﻿---
session_code: "BRK179"
title: "Azure AI Infra updates to power frontier and enterprise workloads"
date: "2025-11-18"
speakers:
  - "Param Shah"
  - "Matt Vegas"

products:
  - "Microsoft Ignite"

---

# Azure AI Infra updates to power frontier and enterprise workloads
**CycleCloud 8.8 and CCWS 1.2: Enhancements in Cluster Management for AI and HPC**

**Overview:**
CycleCloud 8.8 and CycleCloud Workspaces Service (CCWS) 1.2 are updates designed to enhance cluster management, monitoring, and user access for AI and High-Performance Computing (HPC) environments.

**Key Features of CycleCloud 8.8:**

1. **Operational Enhancements:**
   - Support for Ubuntu 24.04 LTS and Enterprise Linux 9 provides flexibility for different workload requirements.
   
2. **Node Health Monitoring:**
   - Implementation of a node health agent that conducts non-invasive checks during active jobs, ensuring issues are detected without interrupting work.
   - Invasive checks occur when nodes are idle, testing hardware health to ensure readiness for new tasks.

3. **Hardware Support:**
   - Integration with ARM64 and HPV VI hardware (e.g., GB200 and GP300 series) treats each rack as a dedicated resource, optimizing resource allocation and avoiding bottlenecks.

4. **Optimized Scheduling:**
   - Topology-aware scheduling in Slurm ensures AI workloads are distributed efficiently across the cluster, enhancing performance and resource utilization.

**Key Features of CCWS 1.2:**

1. **Unified Monitoring:**
   - Integration with Azure Managed Graphana provides a centralized view of system health data from both Nvidia DCGM and Slurm exporters, aiding in quick issue identification.

2. **High Availability:**
   - Availability zones ensure that compute resources are redundant, minimizing downtime and maintaining application availability.

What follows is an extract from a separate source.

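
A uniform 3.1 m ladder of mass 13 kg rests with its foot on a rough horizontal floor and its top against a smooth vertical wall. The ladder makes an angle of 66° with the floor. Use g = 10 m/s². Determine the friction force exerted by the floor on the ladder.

Torques about the foot: N_wall · 3.1 sin 66° = 13×10×1.55 cos 66° → N_wall = 28.94 N.
ΣF_x = 0: f_floor = N_wall = 28.94 N.

f ≈ 28.9 N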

3. **Authentication and Access Control:**
   - Use of Entra ID for secure access management, allowing centralized control of user access using Azure Active Directory.

4. **User Interface and Collaboration:**
   - Open on Demand offers browser-based access to shells, files, and VS Code, facilitating flexible collaboration and management without dedicated desktops.
   - Linux VDI provides GPU-accelerated remote sessions within the cluster, supporting various applications requiring high-performance environments.

**Conclusion:**
CycleCloud 8.8 and CCWS 1.2 aim to provide robust tools for managing clusters, ensuring system health, optimizing resource utilization, and offering flexible user interactions. These updates are tailored to meet the needs of AI and HPC workloads, enhancing efficiency and collaboration in research and development environments.